Many women have less sex as they age, and the sex they do have gives them less pleasure. Research says this is not all down to health-related factors.
As women get older, they tend to have less sex. They may also find it less enjoyable than before. So far, studies have explained these tendencies by pointing the finger at physiological changes during and after menopause. What are the other factors?
Research has repeatedly found that women report having less sex and deriving less pleasure from it as they reach menopause and beyond. A 2015 study reveals that sexual dysfunction increases with age and is highly prevalent among menopausal women.
Why does this happen? Doctors tend to focus on the physiological aspects, such as vaginal dryness and changes in estrogen levels that may make sex more difficult or less enjoyable during and after menopause.
However, these are not the only factors that have an important impact on a woman’s libido or sex life.
New research shows that the sex lives of many women decline with age due to psychological stressors and other psychosocial factors outside of their control.
The qualitative analysis of the new research revealed that as time went on, the main reason a woman would not have sex was because they did not have a partner. In most cases, this was related to widowhood. Besides not having a partner, some women also cited overwhelming family responsibilities as a reason for not seeking sexual gratification.
However, women also reported that many other factors affected the frequency of sex in their lives.
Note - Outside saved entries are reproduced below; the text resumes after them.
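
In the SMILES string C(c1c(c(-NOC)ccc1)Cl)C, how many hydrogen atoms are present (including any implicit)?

12

Hydrogens are implicit in SMILES; fill each atom to its normal valence:
  3 × C (aromatic): 1 H each → 3
  3 × C (aromatic): no H
  2 × C: 3 H each → 6
  1 × C: 2 H
  1 × Cl: no H
  1 × N: 1 H
  1 × O: no H
  Total hydrogens = 12.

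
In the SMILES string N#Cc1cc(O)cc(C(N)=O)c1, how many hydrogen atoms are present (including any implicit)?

Hydrogens are implicit in SMILES; fill each atom to its normal valence:
  3 × C (aromatic): 1 H each → 3
  3 × C (aromatic): no H
  2 × C: no H
  1 × N: 2 H
  1 × N: no H
  1 × O: 1 H
  1 × O: no H
  Total hydrogens = 6.

6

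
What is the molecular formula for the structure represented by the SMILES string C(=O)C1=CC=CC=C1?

C7H6O

Heavy atoms from the SMILES: 7 C, 1 O.
Implicit hydrogens by atom environment:
  5 × C (aromatic): 1 H each → 5
  1 × C: 1 H
  1 × C (aromatic): no H
  1 × O: no H
  Total hydrogens = 6.
Molecular formula: C7H6O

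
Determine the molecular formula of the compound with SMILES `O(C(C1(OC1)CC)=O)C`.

Heavy atoms from the SMILES: 6 C, 3 O.
Implicit hydrogens by atom environment:
  3 × O: no H
  2 × C: 3 H each → 6
  2 × C: 2 H each → 4
  2 × C: no H
  Total hydrogens = 10.
Molecular formula: C6H10O3

C6H10O3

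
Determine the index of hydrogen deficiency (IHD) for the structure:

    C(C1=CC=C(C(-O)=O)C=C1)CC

5

Molecular formula from the SMILES: C10H12O2.
DoU = (2C + 2 + N − H − X)/2 = (2·10 + 2 + 0 − 12 − 0)/2 = 10/2 = 5.
(Structurally: 1 ring(s) + 4 π bond(s) = 5.)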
By order of importance, these are:
• the fact that their partner had a medical condition that impacted their libido or sexual function
• a partner’s sexual dysfunction
• the woman’s own health issues
• physical symptoms related to menopause
• prescription medication affecting their own libido or sexual function
As for having a low libido, many women said that problems in their romantic relationships, the logistics of organising sex, and the way in which aging affected their self-image and self-confidence usually caused this.
Only a small minority reported optimistic and positive sexual experiences, the research states.
Sexual health challenges are common in women as they age, and partner factors play a prominent role in women’s sexual activity and satisfaction, including the lack of a partner, sexual dysfunction of a partner, poor physical health of a partner, and relationship issues.
In addition, menopause-related problems such as vaginal dryness and pain with sex have been identified as problems affecting sexual function, yet few women seek treatment for these issues, despite the availability of effective therapies.
The researchers warn that sexual difficulties are often underreported, under-recognised, and undertreated.
Open communication about sexuality, including desires, needs, and dysfunctions, is important and will reduce the threshold for women to discuss sexual function. Additional sexual education for healthcare practitioners is required to facilitate this process.